Data mining techniques have been proposed and studied to help users better understand and scrutinize huge amounts of collected and stored data. In this respect, extracting association rules has grasped the interest of the data mining community. Thus, the last decade has been marked by a determined algorithmic effort to reduce the computation time of the interesting itemset extraction step. The obtained success is primarily due to an important programming effort combined with strategies for compacting data structures in main memory. However, it seems obvious that this frenzied activity loses sight of the essential objective of this step, i.e., extracting a reliable knowledge, of exploitable size for users. Indeed, the unmanageably large association rule sets compounded with their low precision often make the perusal of knowledge ineffective, their exploitation time-consuming and frustrating for users. Moreover, unfortunately, this teenaged field seems to provide results in the opposite direction with the evolving “knowledge management” topic.
The commonly generated thousands and even millions of high-confidence rules – among which many are redundant (Bastide et al., 2000; Ben Yahia et al., 2006; Stumme et al., 2001; Zaki, 2004) – encouraged the development of more acute techniques to limit the number of reported rules, starting by basic pruning techniques based on thresholds for both the frequency of the represented pattern and the strength of the dependency between premise and conclusion. Moreover, this pruning can be based on patterns defined by the user (user-defined templates), on Boolean operators (Meo et al., 1996; Ng et al., 1998; Ohsaki et al., 2004; Srikant et al., 1997). The number of rules can be reduced through pruning based on additional information such as a taxonomy on items (Han, & Fu, 1995) or on a metric of specific interest (Brin et al., 1997) (e.g., Pearson’s correlation or χ2-test). More advanced techniques that produce only lossless information limited number of the entire set of rules, called generic bases (Bastide et al., 2000). The generation of such generic bases heavily draws on a battery of results provided by formal concept analysis (FCA) (Ganter & Wille, 1999). This association rule reduction can be seen as a “sine qua non” condition to avoid that the visualization step comes up short in dealing with large amounts of rules. In fact, the most used kind of visualization categories in data mining is the use of visualization techniques to present the information caught out from the mining process. Graphical visualization tools became more appealing when handling large data sets with complex relationships, since information presented in the form of images is more direct and easily understood by humans (Buono & Costabile, 2004; Buono et al., 2001). Visualization tools allow users to work in an interactive environment with ease in understanding rules.

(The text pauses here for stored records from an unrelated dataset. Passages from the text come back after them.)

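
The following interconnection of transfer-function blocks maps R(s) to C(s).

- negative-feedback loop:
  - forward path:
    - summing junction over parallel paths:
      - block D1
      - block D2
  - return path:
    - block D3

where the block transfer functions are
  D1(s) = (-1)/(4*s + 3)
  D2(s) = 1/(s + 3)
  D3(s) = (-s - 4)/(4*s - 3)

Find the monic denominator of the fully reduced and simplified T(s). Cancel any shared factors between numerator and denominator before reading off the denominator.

The answer is s^3 + 45*s^2/16 - 21*s/16 - 27/16.

Reasoning:
1. reduce the parallel group D1, D2: (3*s)/(4*s^2 + 15*s + 9)
2. reduce the feedback loop with forward (D1+D2) and return D3: (12*s^2 - 9*s)/(16*s^3 + 45*s^2 - 21*s - 27)
Step 2 gives the fully reduced T(s), with no common factor left to cancel. The denominator's leading coefficient is 16, so divide each of its coefficients by 16 to get the monic form.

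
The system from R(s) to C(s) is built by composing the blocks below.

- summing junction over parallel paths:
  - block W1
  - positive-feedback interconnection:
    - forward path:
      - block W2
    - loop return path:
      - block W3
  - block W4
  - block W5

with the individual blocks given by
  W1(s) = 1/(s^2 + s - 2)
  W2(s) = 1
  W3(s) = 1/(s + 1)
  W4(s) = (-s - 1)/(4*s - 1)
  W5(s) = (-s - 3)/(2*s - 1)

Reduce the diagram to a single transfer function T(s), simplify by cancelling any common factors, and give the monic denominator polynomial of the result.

Reducing step by step:

1. apply the feedback formula to W2, W3 -> (s + 1)/s
2. sum the parallel branches W1, [W2/(1-W2*W3)], W4, W5 -> (2*s^5 - 8*s^4 - 7*s^3 + 14*s^2 + 4*s - 2)/(8*s^5 + 2*s^4 - 21*s^3 + 13*s^2 - 2*s)
T(s) is the step-2 result (common factors already cancelled). Leading coefficient of the denominator: 8. Divide through by 8 for the monic polynomial.

Answer: s^5 + s^4/4 - 21*s^3/8 + 13*s^2/8 - s/4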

Consequently, data mining techniques gain in presenting discovered knowledge in an interactive, graphical form that often fosters new insights. Thus, the user is encouraged to form and validate new hypotheses to the end of better problem solving and gaining deeper domain knowledge (Bustos et al., 2003). Visual data analysis is a way to achieve such goal, especially when it is tightly coupled with the management of meta-knowledge used to handle the vast amounts of extracted knowledge.